Hopefully I find something shortly—something that will pay me well; oh, and also satisfy my professional desires and give me chance for advancement, and all that malarkey. Looking for jobs is a respectable way to spend one’s time; although, perhaps more respectable if I tried a bit harder.

People think I’m cocky. I don’t mean prospective employers, but rather my contemporaries—namely my creator and former provider named Pops. I’m not going to argue with him. Maybe I am. Someone like me in an interview: I win. I believe I have an unfair advantage…provided I actually get to interview. It’s not so easy for me to score interviews in the business realm. I’m aging for an entry-level guy, which is a less than brisk way of saying I want more respect (money) than entry level. It’s always awkward being a tweener, I guess in anything. I don’t have the experience as other folks my age, yet my stable presence outclasses younger competition.

Finding something ideally fitting would be tremendous, but who finds that, honestly? Niches are great if yours is in demand. Mine should always be in demand, but not right away. In a related story, paying one’s dues gets emotionally expensive. Surely some solid companies out there need a corporate grease man—a guy you can send…freaking anywhere for as long as needed. Add trustworthiness, stability, and any of those other words that have been completely diluted because EVERYONE claims them. I get it: market yourself in resumes. There’s so much bologna self-marketing out there that the paradigm has shifted to separation—like an Ernest Givens double move to shake cornerbacks. I focus on separating myself from anyone else (somehow) competing with me—from the masses. It’s like conventional (yet naturally contrarian) sports gambling theory—go the opposite direction from the masses.

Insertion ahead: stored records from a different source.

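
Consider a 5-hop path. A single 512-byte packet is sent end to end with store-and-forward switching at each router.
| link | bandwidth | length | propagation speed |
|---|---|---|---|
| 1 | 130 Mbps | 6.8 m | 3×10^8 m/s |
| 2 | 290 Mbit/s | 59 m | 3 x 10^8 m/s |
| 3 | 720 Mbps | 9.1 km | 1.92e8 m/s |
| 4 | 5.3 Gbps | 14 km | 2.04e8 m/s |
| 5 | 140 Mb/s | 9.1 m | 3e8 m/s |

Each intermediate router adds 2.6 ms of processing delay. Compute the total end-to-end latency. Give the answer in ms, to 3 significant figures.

10.6 ms

L = 512 × 8 = 4096 bits.
Transmission delays (L/R per hop): 0.0315077, 0.0141241, 0.00568889, 0.00077283, 0.0292571 ms; sum = 0.0813507 ms.
Propagation delays (d/s per hop): 2.26667e-05, 0.000196667, 0.0473958, 0.0686275, 3.03333e-05 ms; sum = 0.116273 ms.
Processing at 4 router(s): 4 × 2.6 ms = 10.4 ms.
End-to-end = 10.6 ms.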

Just make them remember you—obviously in a positive light. Your credentials are what they are, and most likely, they’re not far and away better or worse than everyone else’s on paper if you got the interview, so let the resume speak for itself, relax, and show them who you are as best you can. Don’t let them dictate what you say the same way they will the dozen other candidates before and after you. Turn it into interviewing them. Answer questions with questions. Ask about the pictures of their family on their desk, Read’em and take some risks. Getting to the next level doesn’t take the whole company to like you—you just got to beat that guy/gal on the other side of the desk. Look for a way to beat the interviewer—be clever. Be Interview McGyver.

It’s simple, really. Getting the interviews for decent gigs is the hard part. For now, exhausting my limited connections and scouring the papers continues. It’s a frustrating process, but much like with the ladies: it only takes one. And there’re plenty of chicks in the sea, or whatever. Just got to get that first interview…for jobs too.